20 Nisan 2018’de AB en sert Türkiye raporunu açıkladı. Raporda “Türkiye AB’den büyük adımlarla uzaklaştı.” denildi.

“Hukuk devleti ilkesinde gerilemeler, ifade özgürlüğünde kısıtlamalar, TBMM’nin yetkilerinin kısıtlanması, temel hak ihlalleri, güçler ayrılığının zayıflatılması, yargının ele geçirilmesi” gibi bir dizi eleştiriyle AB kapısı kapatıldı. 150000 kişiye gözaltı, 78bin ihraç, 150 üzeri gazetecinin hapse atılması keyfilik olarak ele alınarak kınandı.

17 Nisan 2018’de Merkel’in sağ kollarından Ekonomi/Enerji Bakanı Peter Altmaier, Berat Albayrak’la Berlin’de bir araya geldi. Albayrak “vazgeçilmez ortaksınız” dedi.

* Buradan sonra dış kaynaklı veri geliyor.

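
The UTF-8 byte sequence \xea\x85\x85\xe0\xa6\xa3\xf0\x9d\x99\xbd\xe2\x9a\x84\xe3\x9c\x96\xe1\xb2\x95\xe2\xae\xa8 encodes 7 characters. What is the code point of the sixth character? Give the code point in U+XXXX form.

Offset 0: leading byte 0xEA = 11101010 → 3-byte char #1 = EA 85 85.
Offset 3: leading byte 0xE0 = 11100000 → 3-byte char #2 = E0 A6 A3.
Offset 6: leading byte 0xF0 = 11110000 → 4-byte char #3 = F0 9D 99 BD.
Offset 10: leading byte 0xE2 = 11100010 → 3-byte char #4 = E2 9A 84.
Offset 13: leading byte 0xE3 = 11100011 → 3-byte char #5 = E3 9C 96.
Offset 16: leading byte 0xE1 = 11100001 → 3-byte char #6 = E1 B2 95.
Leading byte 0xE1 = 11100001 matches 1110xxxx → 3-byte sequence.
Byte 1: 0xE1 = 11100001, payload 0001 (4 bits).
Byte 2: 0xB2 = 10110010 (10xxxxxx ✓), payload 110010.
Byte 3: 0x95 = 10010101 (10xxxxxx ✓), payload 010101.
Concatenate: 0001110010010101 = 0x1C95 (16 bits → U+1C95).

U+1C95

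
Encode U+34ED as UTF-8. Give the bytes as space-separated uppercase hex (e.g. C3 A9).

E3 93 AD

U+34ED = 0x34ED = 13549 decimal. In range U+0800–U+FFFF → 3-byte form: 1110xxxx 10xxxxxx 10xxxxxx.
Binary (16 bits): 0011010011101101.
Split 4+6+6: 0011 | 010011 | 101101.
Byte 1: 11100011 = 0xE3.
Byte 2: 10010011 = 0x93.
Byte 3: 10101101 = 0xAD.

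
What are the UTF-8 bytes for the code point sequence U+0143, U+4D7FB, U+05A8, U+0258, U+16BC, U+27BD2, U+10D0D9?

C5 83 F1 8D 9F BB D6 A8 C9 98 E1 9A BC F0 A7 AF 92 F4 8D 83 99

U+0143: 2-byte form → C5 83.
U+4D7FB: 4-byte form → F1 8D 9F BB.
U+05A8: 2-byte form → D6 A8.
U+0258: 2-byte form → C9 98.
U+16BC: 3-byte form → E1 9A BC.
U+27BD2: 4-byte form → F0 A7 AF 92.
U+10D0D9: 4-byte form → F4 8D 83 99.
Concatenated (21 bytes): C5 83 F1 8D 9F BB D6 A8 C9 98 E1 9A BC F0 A7 AF 92 F4 8D 83 99.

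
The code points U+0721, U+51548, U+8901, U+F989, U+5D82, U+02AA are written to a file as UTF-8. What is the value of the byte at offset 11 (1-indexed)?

0xA6

1-indexed offset 11 is 0-indexed offset 10.
U+0721 → 2-byte form DC A1 at offsets 0–1.
U+51548 → 4-byte form F1 91 95 88 at offsets 2–5.
U+8901 → 3-byte form E8 A4 81 at offsets 6–8.
U+F989 → 3-byte form EF A6 89 at offsets 9–11.
Offset 10 falls in char 4's range; it's byte 2 of EF A6 89 = 0xA6.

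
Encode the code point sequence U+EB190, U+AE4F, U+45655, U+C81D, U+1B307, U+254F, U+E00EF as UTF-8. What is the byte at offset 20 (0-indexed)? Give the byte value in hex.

U+EB190 → 4-byte form F3 AB 86 90 at offsets 0–3.
U+AE4F → 3-byte form EA B9 8F at offsets 4–6.
U+45655 → 4-byte form F1 85 99 95 at offsets 7–10.
U+C81D → 3-byte form EC A0 9D at offsets 11–13.
U+1B307 → 4-byte form F0 9B 8C 87 at offsets 14–17.
U+254F → 3-byte form E2 95 8F at offsets 18–20.
Offset 20 falls in char 6's range; it's byte 3 of E2 95 8F = 0x8F.

0x8F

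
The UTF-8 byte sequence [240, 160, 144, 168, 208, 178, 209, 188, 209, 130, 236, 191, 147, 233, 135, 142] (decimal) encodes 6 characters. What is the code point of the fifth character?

U+CFD3

Offset 0: leading byte 0xF0 = 11110000 → 4-byte char #1 = F0 A0 90 A8.
Offset 4: leading byte 0xD0 = 11010000 → 2-byte char #2 = D0 B2.
Offset 6: leading byte 0xD1 = 11010001 → 2-byte char #3 = D1 BC.
Offset 8: leading byte 0xD1 = 11010001 → 2-byte char #4 = D1 82.
Offset 10: leading byte 0xEC = 11101100 → 3-byte char #5 = EC BF 93.
Leading byte 0xEC = 11101100 matches 1110xxxx → 3-byte sequence.
Byte 1: 0xEC = 11101100, payload 1100 (4 bits).
Byte 2: 0xBF = 10111111 (10xxxxxx ✓), payload 111111.
Byte 3: 0x93 = 10010011 (10xxxxxx ✓), payload 010011.
Concatenate: 1100111111010011 = 0xCFD3 (16 bits → U+CFD3).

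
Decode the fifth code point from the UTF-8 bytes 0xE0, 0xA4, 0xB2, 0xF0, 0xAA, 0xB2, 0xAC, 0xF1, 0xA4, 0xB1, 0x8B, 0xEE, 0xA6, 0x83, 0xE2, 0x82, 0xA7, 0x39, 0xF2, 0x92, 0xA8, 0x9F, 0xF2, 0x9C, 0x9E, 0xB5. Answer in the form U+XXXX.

U+20A7

Offset 0: leading byte 0xE0 = 11100000 → 3-byte char #1 = E0 A4 B2.
Offset 3: leading byte 0xF0 = 11110000 → 4-byte char #2 = F0 AA B2 AC.
Offset 7: leading byte 0xF1 = 11110001 → 4-byte char #3 = F1 A4 B1 8B.
Offset 11: leading byte 0xEE = 11101110 → 3-byte char #4 = EE A6 83.
Offset 14: leading byte 0xE2 = 11100010 → 3-byte char #5 = E2 82 A7.
Leading byte 0xE2 = 11100010 matches 1110xxxx → 3-byte sequence.
Byte 1: 0xE2 = 11100010, payload 0010 (4 bits).
Byte 2: 0x82 = 10000010 (10xxxxxx ✓), payload 000010.
Byte 3: 0xA7 = 10100111 (10xxxxxx ✓), payload 100111.
Concatenate: 0010000010100111 = 0x20A7 (16 bits → U+20A7).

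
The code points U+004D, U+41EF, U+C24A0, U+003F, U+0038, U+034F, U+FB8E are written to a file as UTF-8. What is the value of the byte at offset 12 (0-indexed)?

0xEF

U+004D → 1-byte form 4D at offsets 0–0.
U+41EF → 3-byte form E4 87 AF at offsets 1–3.
U+C24A0 → 4-byte form F3 82 92 A0 at offsets 4–7.
U+003F → 1-byte form 3F at offsets 8–8.
U+0038 → 1-byte form 38 at offsets 9–9.
U+034F → 2-byte form CD 8F at offsets 10–11.
U+FB8E → 3-byte form EF AE 8E at offsets 12–14.
Offset 12 falls in char 7's range; it's byte 1 of EF AE 8E = 0xEF.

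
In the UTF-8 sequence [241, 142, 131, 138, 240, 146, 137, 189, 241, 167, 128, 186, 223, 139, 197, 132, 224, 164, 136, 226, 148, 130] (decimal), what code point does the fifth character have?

U+0144

Offset 0: leading byte 0xF1 = 11110001 → 4-byte char #1 = F1 8E 83 8A.
Offset 4: leading byte 0xF0 = 11110000 → 4-byte char #2 = F0 92 89 BD.
Offset 8: leading byte 0xF1 = 11110001 → 4-byte char #3 = F1 A7 80 BA.
Offset 12: leading byte 0xDF = 11011111 → 2-byte char #4 = DF 8B.
Offset 14: leading byte 0xC5 = 11000101 → 2-byte char #5 = C5 84.
Leading byte 0xC5 = 11000101 matches 110xxxxx → 2-byte sequence.
Byte 1: 0xC5 = 11000101, payload 00101 (5 bits).
Byte 2: 0x84 = 10000100 (10xxxxxx ✓), payload 000100.
Concatenate: 00101000100 = 0x144 (11 bits → U+0144).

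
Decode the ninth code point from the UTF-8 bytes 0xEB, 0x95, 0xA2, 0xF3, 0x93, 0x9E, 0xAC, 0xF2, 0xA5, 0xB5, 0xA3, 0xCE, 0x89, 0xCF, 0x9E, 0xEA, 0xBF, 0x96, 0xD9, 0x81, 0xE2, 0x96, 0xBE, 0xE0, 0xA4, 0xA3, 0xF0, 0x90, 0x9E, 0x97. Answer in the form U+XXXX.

U+0923

Offset 0: leading byte 0xEB = 11101011 → 3-byte char #1 = EB 95 A2.
Offset 3: leading byte 0xF3 = 11110011 → 4-byte char #2 = F3 93 9E AC.
Offset 7: leading byte 0xF2 = 11110010 → 4-byte char #3 = F2 A5 B5 A3.
Offset 11: leading byte 0xCE = 11001110 → 2-byte char #4 = CE 89.
Offset 13: leading byte 0xCF = 11001111 → 2-byte char #5 = CF 9E.
Offset 15: leading byte 0xEA = 11101010 → 3-byte char #6 = EA BF 96.
Offset 18: leading byte 0xD9 = 11011001 → 2-byte char #7 = D9 81.
Offset 20: leading byte 0xE2 = 11100010 → 3-byte char #8 = E2 96 BE.
Offset 23: leading byte 0xE0 = 11100000 → 3-byte char #9 = E0 A4 A3.
Leading byte 0xE0 = 11100000 matches 1110xxxx → 3-byte sequence.
Byte 1: 0xE0 = 11100000, payload 0000 (4 bits).
Byte 2: 0xA4 = 10100100 (10xxxxxx ✓), payload 100100.
Byte 3: 0xA3 = 10100011 (10xxxxxx ✓), payload 100011.
Concatenate: 0000100100100011 = 0x923 (16 bits → U+0923).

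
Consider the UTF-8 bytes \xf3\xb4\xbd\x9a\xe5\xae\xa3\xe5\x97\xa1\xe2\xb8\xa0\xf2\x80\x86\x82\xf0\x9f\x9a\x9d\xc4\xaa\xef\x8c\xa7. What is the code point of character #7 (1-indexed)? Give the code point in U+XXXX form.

Offset 0: leading byte 0xF3 = 11110011 → 4-byte char #1 = F3 B4 BD 9A.
Offset 4: leading byte 0xE5 = 11100101 → 3-byte char #2 = E5 AE A3.
Offset 7: leading byte 0xE5 = 11100101 → 3-byte char #3 = E5 97 A1.
Offset 10: leading byte 0xE2 = 11100010 → 3-byte char #4 = E2 B8 A0.
Offset 13: leading byte 0xF2 = 11110010 → 4-byte char #5 = F2 80 86 82.
Offset 17: leading byte 0xF0 = 11110000 → 4-byte char #6 = F0 9F 9A 9D.
Offset 21: leading byte 0xC4 = 11000100 → 2-byte char #7 = C4 AA.
Leading byte 0xC4 = 11000100 matches 110xxxxx → 2-byte sequence.
Byte 1: 0xC4 = 11000100, payload 00100 (5 bits).
Byte 2: 0xAA = 10101010 (10xxxxxx ✓), payload 101010.
Concatenate: 00100101010 = 0x12A (11 bits → U+012A).

U+012A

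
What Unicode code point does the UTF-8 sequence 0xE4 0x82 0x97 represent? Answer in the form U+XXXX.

Leading byte 0xE4 = 11100100 matches 1110xxxx → 3-byte sequence.
Byte 1: 0xE4 = 11100100, payload 0100 (4 bits).
Byte 2: 0x82 = 10000010 (10xxxxxx ✓), payload 000010.
Byte 3: 0x97 = 10010111 (10xxxxxx ✓), payload 010111.
Concatenate: 0100000010010111 = 0x4097 (16 bits → U+4097).

U+4097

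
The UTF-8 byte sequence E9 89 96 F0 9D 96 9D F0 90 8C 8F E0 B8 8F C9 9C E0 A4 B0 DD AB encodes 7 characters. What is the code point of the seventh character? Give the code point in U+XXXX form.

U+076B

Offset 0: leading byte 0xE9 = 11101001 → 3-byte char #1 = E9 89 96.
Offset 3: leading byte 0xF0 = 11110000 → 4-byte char #2 = F0 9D 96 9D.
Offset 7: leading byte 0xF0 = 11110000 → 4-byte char #3 = F0 90 8C 8F.
Offset 11: leading byte 0xE0 = 11100000 → 3-byte char #4 = E0 B8 8F.
Offset 14: leading byte 0xC9 = 11001001 → 2-byte char #5 = C9 9C.
Offset 16: leading byte 0xE0 = 11100000 → 3-byte char #6 = E0 A4 B0.
Offset 19: leading byte 0xDD = 11011101 → 2-byte char #7 = DD AB.
Leading byte 0xDD = 11011101 matches 110xxxxx → 2-byte sequence.
Byte 1: 0xDD = 11011101, payload 11101 (5 bits).
Byte 2: 0xAB = 10101011 (10xxxxxx ✓), payload 101011.
Concatenate: 11101101011 = 0x76B (11 bits → U+076B).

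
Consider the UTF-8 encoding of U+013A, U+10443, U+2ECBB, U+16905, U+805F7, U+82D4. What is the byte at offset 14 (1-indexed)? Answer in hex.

1-indexed offset 14 is 0-indexed offset 13.
U+013A → 2-byte form C4 BA at offsets 0–1.
U+10443 → 4-byte form F0 90 91 83 at offsets 2–5.
U+2ECBB → 4-byte form F0 AE B2 BB at offsets 6–9.
U+16905 → 4-byte form F0 96 A4 85 at offsets 10–13.
Offset 13 falls in char 4's range; it's byte 4 of F0 96 A4 85 = 0x85.

0x85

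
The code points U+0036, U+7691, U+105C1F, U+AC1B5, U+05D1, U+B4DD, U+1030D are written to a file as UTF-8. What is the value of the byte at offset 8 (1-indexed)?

1-indexed offset 8 is 0-indexed offset 7.
U+0036 → 1-byte form 36 at offsets 0–0.
U+7691 → 3-byte form E7 9A 91 at offsets 1–3.
U+105C1F → 4-byte form F4 85 B0 9F at offsets 4–7.
Offset 7 falls in char 3's range; it's byte 4 of F4 85 B0 9F = 0x9F.

0x9F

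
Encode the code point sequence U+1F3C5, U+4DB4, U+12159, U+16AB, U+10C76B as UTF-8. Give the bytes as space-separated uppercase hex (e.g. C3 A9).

U+1F3C5: 4-byte form → F0 9F 8F 85.
U+4DB4: 3-byte form → E4 B6 B4.
U+12159: 4-byte form → F0 92 85 99.
U+16AB: 3-byte form → E1 9A AB.
U+10C76B: 4-byte form → F4 8C 9D AB.
Concatenated (18 bytes): F0 9F 8F 85 E4 B6 B4 F0 92 85 99 E1 9A AB F4 8C 9D AB.

F0 9F 8F 85 E4 B6 B4 F0 92 85 99 E1 9A AB F4 8C 9D AB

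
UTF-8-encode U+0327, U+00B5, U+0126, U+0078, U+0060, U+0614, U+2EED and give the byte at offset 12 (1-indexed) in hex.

0xBB

1-indexed offset 12 is 0-indexed offset 11.
U+0327 → 2-byte form CC A7 at offsets 0–1.
U+00B5 → 2-byte form C2 B5 at offsets 2–3.
U+0126 → 2-byte form C4 A6 at offsets 4–5.
U+0078 → 1-byte form 78 at offsets 6–6.
U+0060 → 1-byte form 60 at offsets 7–7.
U+0614 → 2-byte form D8 94 at offsets 8–9.
U+2EED → 3-byte form E2 BB AD at offsets 10–12.
Offset 11 falls in char 7's range; it's byte 2 of E2 BB AD = 0xBB.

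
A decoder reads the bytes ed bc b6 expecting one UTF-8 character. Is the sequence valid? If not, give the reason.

invalid (encodes a surrogate (U+D800–U+DFFF))

Structurally a 3-byte sequence; payload = 0xDF36.
But 0xDF36 is in U+D800–U+DFFF, the surrogate range. Surrogates are not Unicode scalar values and are forbidden in UTF-8.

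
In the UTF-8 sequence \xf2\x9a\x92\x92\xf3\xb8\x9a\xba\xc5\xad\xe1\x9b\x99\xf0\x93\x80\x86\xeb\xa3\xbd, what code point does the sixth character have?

Offset 0: leading byte 0xF2 = 11110010 → 4-byte char #1 = F2 9A 92 92.
Offset 4: leading byte 0xF3 = 11110011 → 4-byte char #2 = F3 B8 9A BA.
Offset 8: leading byte 0xC5 = 11000101 → 2-byte char #3 = C5 AD.
Offset 10: leading byte 0xE1 = 11100001 → 3-byte char #4 = E1 9B 99.
Offset 13: leading byte 0xF0 = 11110000 → 4-byte char #5 = F0 93 80 86.
Offset 17: leading byte 0xEB = 11101011 → 3-byte char #6 = EB A3 BD.
Leading byte 0xEB = 11101011 matches 1110xxxx → 3-byte sequence.
Byte 1: 0xEB = 11101011, payload 1011 (4 bits).
Byte 2: 0xA3 = 10100011 (10xxxxxx ✓), payload 100011.
Byte 3: 0xBD = 10111101 (10xxxxxx ✓), payload 111101.
Concatenate: 1011100011111101 = 0xB8FD (16 bits → U+B8FD).

U+B8FD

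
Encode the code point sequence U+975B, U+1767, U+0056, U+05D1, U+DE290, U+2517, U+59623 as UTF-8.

E9 9D 9B E1 9D A7 56 D7 91 F3 9E 8A 90 E2 94 97 F1 99 98 A3

U+975B: 3-byte form → E9 9D 9B.
U+1767: 3-byte form → E1 9D A7.
U+0056: 1-byte form → 56.
U+05D1: 2-byte form → D7 91.
U+DE290: 4-byte form → F3 9E 8A 90.
U+2517: 3-byte form → E2 94 97.
U+59623: 4-byte form → F1 99 98 A3.
Concatenated (20 bytes): E9 9D 9B E1 9D A7 56 D7 91 F3 9E 8A 90 E2 94 97 F1 99 98 A3.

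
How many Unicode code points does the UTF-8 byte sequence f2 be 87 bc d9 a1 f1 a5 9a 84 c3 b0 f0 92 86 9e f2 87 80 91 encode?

6

Byte at offset 0: 0xF2 = 11110010 → 4-byte char (#1). Advance 4.
Byte at offset 4: 0xD9 = 11011001 → 2-byte char (#2). Advance 2.
Byte at offset 6: 0xF1 = 11110001 → 4-byte char (#3). Advance 4.
Byte at offset 10: 0xC3 = 11000011 → 2-byte char (#4). Advance 2.
Byte at offset 12: 0xF0 = 11110000 → 4-byte char (#5). Advance 4.
Byte at offset 16: 0xF2 = 11110010 → 4-byte char (#6). Advance 4.
Reached end at offset 20 after 6 code points.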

Altmaier ekonomik işbirliğine sıcak bakıldığını ifade etse de Türkiye’de tutuklu Alman vatandaşlarından duyduğu rahatsızlığı kendisine iletti. Görüşmeden bir gün sonra Türkiye’deki Alman EWE şirketinin Bursa ve Kayseri’den çekileceği basına yansıdı. 2007’den itibaren Türkiye’de faaliyet gösteren şirket 1 milyon haneye doğalgaz sevkiyatında bulunuyordu.

Gelelim Türkiye’de 24 Haziran 2018 tarihine alınan erken seçime verilen tepkiye. Merkel’in Hıristiyan Demokrat Genel Sekreteri Kramp-Karrenbauer “Seçim mitingleri Almanya’da yapılmamalı. İçteki birlikteliğimize zarar verecek Türk iç siyaseti istemiyoruz.” açıklamasında bulundu.

Yani Merkel’in mesajını iletti. Almanya Dışişleri Bakanlığı ise AKP’den yapılan Nazi benzetmeleri sonrasında 30 Haziran 2017’de alınan propaganda yasağına dikkat çekerek “Seçimlere 3 aydan kısa süre kala yapılan seçim mitingi başvurularına izin verilmemektedir.” diyerek tavrını ortaya koydu.

Sonuç: Alman-Türk ilişkileri görüldüğü gibi yüksek dalgalı sularda karşı karşıya gelmeye devam ediyor. Gündelik iç siyasete malzeme yapılmayacak önemdeki bu köklü ilişkilerin tekrardan akılcı bir düzleme oturtulması gerekiyor. Yazık gerçekten çok yazık.